The number of homes with slower types of internet connection decreased slightly from 8.1% in 2011 to 7.8% (1,297 fewer dwellings) in 2016. Dwellings with no internet connection fell by 113,114 to 312,982 and represented 18.4% of dwellings, down from more than one in four (25.8%) in 2011.
Marriage and divorce
Some 37.6% of the population are married, an increase of over 83,500 people since 2011.
The majority of this increase (70,290) was among those married for the first time, with a further 9,031 people getting remarried.
Same-sex civil partnerships were captured separately for the first time in Census 2016, with 4,226 people in this category. A further 706 people were listed as being in a same-sex marriage.
The number of divorced people in Ireland increased from 87,770 in 2011 to 103,895 in 2016, an increase of 16,125 people.
The number of people identified as separated was up marginally from 116,194 to 118,178. As divorce in Ireland generally requires a period of separation in the first instance (up to five years), the CSO said the data “no doubt reflects both a progression for people from separation to divorce, combined with new numbers joining the category of separation”.
Couples with children have long been the most dominant household type in Ireland, accounting for 35.2% of all private households. Since 2011, they have also had the largest absolute growth of all household types – increasing by 20,796.
One-person households and couples without children also grew over the five years, increasing by 7,815 and 9,883 respectively.
There were 399,815 one-person households in total, of which 204,296 were female and 195,519 were male. The 62% of men who lived alone were single, with 13%widowed. Among women in this group, 74,725 were widowed, (37%), while 89,069 were single (44%).
The total number of families increased by 3.3%, to 1,218,370, over the five years to April 2016. Families are defined as couples with or without children, or one parent with children.

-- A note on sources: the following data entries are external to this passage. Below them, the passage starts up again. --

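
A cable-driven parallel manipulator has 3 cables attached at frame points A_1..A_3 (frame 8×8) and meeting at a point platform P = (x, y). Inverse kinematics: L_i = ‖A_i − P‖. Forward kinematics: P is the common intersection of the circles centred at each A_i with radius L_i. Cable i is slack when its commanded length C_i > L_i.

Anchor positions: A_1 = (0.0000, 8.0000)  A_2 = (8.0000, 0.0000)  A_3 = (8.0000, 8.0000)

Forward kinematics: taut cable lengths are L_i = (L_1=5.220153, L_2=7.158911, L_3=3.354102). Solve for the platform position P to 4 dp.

circle eqns → linear via eq_j − eq_1; set q_j = A_j·A_j − L_j²
q_1 = 0.0000+64.0000−27.2500 = 36.7500
-16.0000·x + 16.0000·y = q_1−q_2 = 24.0000
-16.0000·x + 0.0000·y = q_1−q_3 = -80.0000
solve first two rows → x=5.0000, y=6.5000

(5.0000, 6.5000)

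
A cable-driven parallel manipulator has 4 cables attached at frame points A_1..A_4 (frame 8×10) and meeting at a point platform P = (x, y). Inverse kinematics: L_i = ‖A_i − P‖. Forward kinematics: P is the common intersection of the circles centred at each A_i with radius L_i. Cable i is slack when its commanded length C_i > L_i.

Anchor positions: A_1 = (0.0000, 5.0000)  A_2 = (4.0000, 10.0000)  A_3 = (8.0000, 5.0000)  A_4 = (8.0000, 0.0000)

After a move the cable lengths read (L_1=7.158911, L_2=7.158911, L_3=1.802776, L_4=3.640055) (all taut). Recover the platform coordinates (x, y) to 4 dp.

each cable: (A_i−P)·(A_i−P) = L_i²; let q_i = ‖A_i‖²−L_i²
q_1 = 0.0000+25.0000−51.2500 = -26.2500
row 1: -8.0000x − 10.0000y = -91.0000  (q_2=64.7500)
row 2: -16.0000x + 0.0000y = -112.0000  (q_3=85.7500)
row 3: -16.0000x + 10.0000y = -77.0000  (q_4=50.7500)
Cramer on rows 1–2 → x = 7.0000, y = 3.5000
check cable 4: ‖A_4−P‖² = 13.2500 ≈ L_4² = 13.2500 ✓

(7.0000, 3.5000)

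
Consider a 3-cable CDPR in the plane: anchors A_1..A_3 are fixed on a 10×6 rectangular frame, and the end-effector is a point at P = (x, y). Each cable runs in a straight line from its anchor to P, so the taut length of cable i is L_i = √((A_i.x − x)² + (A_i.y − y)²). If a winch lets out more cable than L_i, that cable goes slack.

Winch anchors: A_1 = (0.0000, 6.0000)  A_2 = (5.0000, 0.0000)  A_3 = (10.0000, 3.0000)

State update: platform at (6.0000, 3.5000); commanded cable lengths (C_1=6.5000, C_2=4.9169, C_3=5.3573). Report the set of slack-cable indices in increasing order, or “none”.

cable 1: √((-6.0000)²+(2.5000)²)=6.5000, C_1=6.5000: taut
cable 2: √((-1.0000)²+(-3.5000)²)=3.6401, C_2=4.9169: slack
cable 3: √((4.0000)²+(-0.5000)²)=4.0311, C_3=5.3573: slack

2, 3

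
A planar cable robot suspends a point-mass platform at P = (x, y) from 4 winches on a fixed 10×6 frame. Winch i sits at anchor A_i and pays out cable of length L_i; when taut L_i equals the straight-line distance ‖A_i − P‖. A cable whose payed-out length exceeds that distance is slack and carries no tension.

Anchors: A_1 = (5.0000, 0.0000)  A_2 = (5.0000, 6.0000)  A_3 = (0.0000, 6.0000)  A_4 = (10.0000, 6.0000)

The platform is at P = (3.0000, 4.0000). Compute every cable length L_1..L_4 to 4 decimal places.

L_1: Δ = A_1−P = (2.0000, -4.0000) → ‖Δ‖ = √20.0000 = 4.4721
L_2: Δ = A_2−P = (2.0000, 2.0000) → ‖Δ‖ = √8.0000 = 2.8284
L_3: Δ = A_3−P = (-3.0000, 2.0000) → ‖Δ‖ = √13.0000 = 3.6056
L_4: Δ = A_4−P = (7.0000, 2.0000) → ‖Δ‖ = √53.0000 = 7.2801

(4.4721, 2.8284, 3.6056, 7.2801)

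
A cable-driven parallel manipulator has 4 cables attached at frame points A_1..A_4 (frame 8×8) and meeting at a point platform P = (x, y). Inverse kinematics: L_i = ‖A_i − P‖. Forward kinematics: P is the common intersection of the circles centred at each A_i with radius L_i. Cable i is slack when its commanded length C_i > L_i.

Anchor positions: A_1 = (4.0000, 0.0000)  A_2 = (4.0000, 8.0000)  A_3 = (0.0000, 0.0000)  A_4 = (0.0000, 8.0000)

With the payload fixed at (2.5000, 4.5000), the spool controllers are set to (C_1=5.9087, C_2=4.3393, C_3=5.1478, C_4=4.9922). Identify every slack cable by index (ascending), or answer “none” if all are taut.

cable 1: L_1 = ‖A_1−P‖ = 4.7434;  C_1 = 5.9087 → slack
cable 2: L_2 = ‖A_2−P‖ = 3.8079;  C_2 = 4.3393 → slack
cable 3: L_3 = ‖A_3−P‖ = 5.1478;  C_3 = 5.1478 → taut
cable 4: L_4 = ‖A_4−P‖ = 4.3012;  C_4 = 4.9922 → slack

1, 2, 4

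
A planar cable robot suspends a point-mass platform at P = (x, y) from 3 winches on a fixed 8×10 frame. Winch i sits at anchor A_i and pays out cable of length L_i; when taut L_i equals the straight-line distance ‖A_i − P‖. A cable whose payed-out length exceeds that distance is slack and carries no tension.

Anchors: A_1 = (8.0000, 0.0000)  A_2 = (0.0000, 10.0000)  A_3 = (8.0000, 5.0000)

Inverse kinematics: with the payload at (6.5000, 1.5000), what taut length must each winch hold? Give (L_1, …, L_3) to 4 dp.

L_1 = √((8.0000−6.5000)² + (0.0000−1.5000)²) = 2.1213
L_2 = √((0.0000−6.5000)² + (10.0000−1.5000)²) = 10.7005
L_3 = √((8.0000−6.5000)² + (5.0000−1.5000)²) = 3.8079

(2.1213, 10.7005, 3.8079)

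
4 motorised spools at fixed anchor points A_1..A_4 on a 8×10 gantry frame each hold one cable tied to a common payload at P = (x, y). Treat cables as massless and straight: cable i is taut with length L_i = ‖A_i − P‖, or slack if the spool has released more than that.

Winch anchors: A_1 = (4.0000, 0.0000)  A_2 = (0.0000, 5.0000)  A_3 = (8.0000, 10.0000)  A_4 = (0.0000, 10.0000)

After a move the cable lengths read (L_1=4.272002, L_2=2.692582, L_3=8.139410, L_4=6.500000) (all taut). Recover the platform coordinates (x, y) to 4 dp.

each cable: (A_i−P)·(A_i−P) = L_i²; let q_i = ‖A_i‖²−L_i²
q_1 = 16.0000+0.0000−18.2500 = -2.2500
row 1: 8.0000x − 10.0000y = -20.0000  (q_2=17.7500)
row 2: -8.0000x − 20.0000y = -100.0000  (q_3=97.7500)
row 3: 8.0000x − 20.0000y = -60.0000  (q_4=57.7500)
Cramer on rows 1–2 → x = 2.5000, y = 4.0000
check cable 4: ‖A_4−P‖² = 42.2500 ≈ L_4² = 42.2500 ✓

(2.5000, 4.0000)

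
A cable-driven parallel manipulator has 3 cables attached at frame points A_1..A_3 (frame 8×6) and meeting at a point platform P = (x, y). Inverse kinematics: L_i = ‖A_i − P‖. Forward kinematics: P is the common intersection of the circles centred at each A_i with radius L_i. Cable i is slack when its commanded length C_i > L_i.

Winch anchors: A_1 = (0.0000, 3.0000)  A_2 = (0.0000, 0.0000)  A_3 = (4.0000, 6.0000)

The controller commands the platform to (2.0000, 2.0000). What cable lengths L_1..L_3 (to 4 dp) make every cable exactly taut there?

(2.2361, 2.8284, 4.4721)

cable 1: Δx=-2.0000, Δy=1.0000; L_1 = √(Δx²+Δy²) = 2.2361
cable 2: Δx=-2.0000, Δy=-2.0000; L_2 = √(Δx²+Δy²) = 2.8284
cable 3: Δx=2.0000, Δy=4.0000; L_3 = √(Δx²+Δy²) = 4.4721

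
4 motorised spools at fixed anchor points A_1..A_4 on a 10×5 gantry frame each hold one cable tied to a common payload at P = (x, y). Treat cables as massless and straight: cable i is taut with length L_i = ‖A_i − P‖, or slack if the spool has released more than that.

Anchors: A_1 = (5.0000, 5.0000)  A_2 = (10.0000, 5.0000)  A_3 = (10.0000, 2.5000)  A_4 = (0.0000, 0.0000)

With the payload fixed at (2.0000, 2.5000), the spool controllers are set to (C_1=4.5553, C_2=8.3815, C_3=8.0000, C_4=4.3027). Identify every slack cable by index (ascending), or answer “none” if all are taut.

1, 4

i=1: geometric 3.9051 vs commanded 4.5553 ⇒ slack
i=2: geometric 8.3815 vs commanded 8.3815 ⇒ taut
i=3: geometric 8.0000 vs commanded 8.0000 ⇒ taut
i=4: geometric 3.2016 vs commanded 4.3027 ⇒ slack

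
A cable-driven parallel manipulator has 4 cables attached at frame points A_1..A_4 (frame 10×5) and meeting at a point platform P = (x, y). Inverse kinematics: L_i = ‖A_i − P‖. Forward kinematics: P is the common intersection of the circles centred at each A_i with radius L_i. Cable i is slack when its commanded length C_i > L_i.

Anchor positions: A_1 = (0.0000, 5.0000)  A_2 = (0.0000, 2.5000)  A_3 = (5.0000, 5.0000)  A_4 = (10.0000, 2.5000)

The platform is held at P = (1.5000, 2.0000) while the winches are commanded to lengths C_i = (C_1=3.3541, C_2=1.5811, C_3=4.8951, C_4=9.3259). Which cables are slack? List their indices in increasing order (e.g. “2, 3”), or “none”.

i=1: geometric 3.3541 vs commanded 3.3541 ⇒ taut
i=2: geometric 1.5811 vs commanded 1.5811 ⇒ taut
i=3: geometric 4.6098 vs commanded 4.8951 ⇒ slack
i=4: geometric 8.5147 vs commanded 9.3259 ⇒ slack

3, 4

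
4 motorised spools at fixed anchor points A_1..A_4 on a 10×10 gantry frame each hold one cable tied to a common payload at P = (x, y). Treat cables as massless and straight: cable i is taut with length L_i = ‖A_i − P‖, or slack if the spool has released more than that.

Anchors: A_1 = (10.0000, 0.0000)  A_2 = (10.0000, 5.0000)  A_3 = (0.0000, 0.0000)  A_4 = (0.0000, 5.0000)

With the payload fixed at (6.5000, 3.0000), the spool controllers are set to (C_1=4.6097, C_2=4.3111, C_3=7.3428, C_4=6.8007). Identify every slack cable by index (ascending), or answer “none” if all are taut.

i=1: geometric 4.6098 vs commanded 4.6097 ⇒ taut
i=2: geometric 4.0311 vs commanded 4.3111 ⇒ slack
i=3: geometric 7.1589 vs commanded 7.3428 ⇒ slack
i=4: geometric 6.8007 vs commanded 6.8007 ⇒ taut

2, 3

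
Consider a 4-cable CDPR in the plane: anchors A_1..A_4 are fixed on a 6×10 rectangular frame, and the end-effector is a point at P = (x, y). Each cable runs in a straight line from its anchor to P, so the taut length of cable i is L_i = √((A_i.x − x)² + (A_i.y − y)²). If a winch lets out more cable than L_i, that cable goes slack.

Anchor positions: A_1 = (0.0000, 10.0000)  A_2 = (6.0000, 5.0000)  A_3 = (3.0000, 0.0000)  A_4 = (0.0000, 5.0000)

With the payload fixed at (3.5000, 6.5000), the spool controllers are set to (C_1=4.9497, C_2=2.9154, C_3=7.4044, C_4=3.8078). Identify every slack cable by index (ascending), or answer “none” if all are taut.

3

cable 1: L_1 = ‖A_1−P‖ = 4.9497;  C_1 = 4.9497 → taut
cable 2: L_2 = ‖A_2−P‖ = 2.9155;  C_2 = 2.9154 → taut
cable 3: L_3 = ‖A_3−P‖ = 6.5192;  C_3 = 7.4044 → slack
cable 4: L_4 = ‖A_4−P‖ = 3.8079;  C_4 = 3.8078 → taut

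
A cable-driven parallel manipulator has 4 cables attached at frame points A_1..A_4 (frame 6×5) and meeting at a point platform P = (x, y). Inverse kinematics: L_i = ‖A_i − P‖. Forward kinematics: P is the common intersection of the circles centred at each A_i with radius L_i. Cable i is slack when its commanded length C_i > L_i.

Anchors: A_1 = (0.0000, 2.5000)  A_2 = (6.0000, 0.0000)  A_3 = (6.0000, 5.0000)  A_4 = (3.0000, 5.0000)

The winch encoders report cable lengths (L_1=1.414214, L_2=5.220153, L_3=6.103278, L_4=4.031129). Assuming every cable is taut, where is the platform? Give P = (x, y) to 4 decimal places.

(1.0000, 1.5000)

circle eqns → linear via eq_j − eq_1; set k_j = A_j·A_j − L_j²
k_1 = 0.0000+6.2500−2.0000 = 4.2500
-12.0000·x + 5.0000·y = k_1−k_2 = -4.5000
-12.0000·x − 5.0000·y = k_1−k_3 = -19.5000
-6.0000·x − 5.0000·y = k_1−k_4 = -13.5000
solve first two rows → x=1.0000, y=1.5000
check cable 4: ‖A_4−P‖² = 16.2500 ≈ L_4² = 16.2500 ✓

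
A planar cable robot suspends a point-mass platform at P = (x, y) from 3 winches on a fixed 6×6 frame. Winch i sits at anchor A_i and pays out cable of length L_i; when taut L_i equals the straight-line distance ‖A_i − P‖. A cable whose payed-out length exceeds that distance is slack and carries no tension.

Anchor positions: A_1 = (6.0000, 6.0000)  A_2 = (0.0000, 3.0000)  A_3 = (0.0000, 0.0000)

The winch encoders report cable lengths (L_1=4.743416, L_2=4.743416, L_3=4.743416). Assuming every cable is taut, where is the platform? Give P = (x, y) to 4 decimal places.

(4.5000, 1.5000)

expand ‖A_i−P‖²=L_i² and subtract eq 1 (q_i ≔ ‖A_i‖²−L_i²)
q_1 = 36.0000+36.0000−22.5000 = 49.5000
eq1−eq2 → [12.0000  6.0000]·P = 63.0000
eq1−eq3 → [12.0000  12.0000]·P = 72.0000
2×2 solve → P = (4.5000, 1.5000)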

While husband, wife and children remained the most common family type – accounting for almost half of all families in Ireland – the largest increase was among married couples without children which accounted for 17,282 of the total increase of 39,160; cohabiting couples with children increased by 15,318.
The total number of children in families increased by 56,626 (3.5%) to 1,682,600 in 2016. The long-running decline in the number of children per family has levelled off. The average number of children in each family was 1.38, the same as in 2011. In 2006 it was 1.41.
There were 1,697,665 permanent housing units occupied at the time of the census, an increase of 48,257 units (2.9 %) on 2011.
Detached houses comprised 42.1% of the total (715,133) and remained the most popular dwelling type, increasing by 15,264. Semi-detached houses increased by 15,297 (3.3%) and accounted for 471,948 dwellings.
Purpose built flats and apartments have shown the largest increase – rising from 149,921 in 2011 to 172,096 in 2016, an increase of 14.8% or 22,175 units.
Some 497,000 households in Ireland were renting on census night 2016. This is an increase of 22,323 since Census 2011, when 474,788 households were renting.
The biggest increases in the number of renters were in Cavan (up 12.8%) and Kilkenny (up 11.2%). The decline in bedsit renting continued. Just under 2,800 households – 0.6% of the rental market – were renting bedsits.
Since 2011, the average weekly rent paid across the country grew by 14.8% to €156. Households living in private rented purpose built flats and apartments paid the highest rent at an average of €229 per week. In contrast, households renting a bedsit from a private landlord paid a much lower average rent at €125 per week.
Today’s report launch is the first of 13 summary and electronic reports of statistics from the 2016 Census. Themed releases on issues such as vacant houses, homelessness and diversity will be published in the coming weeks and months.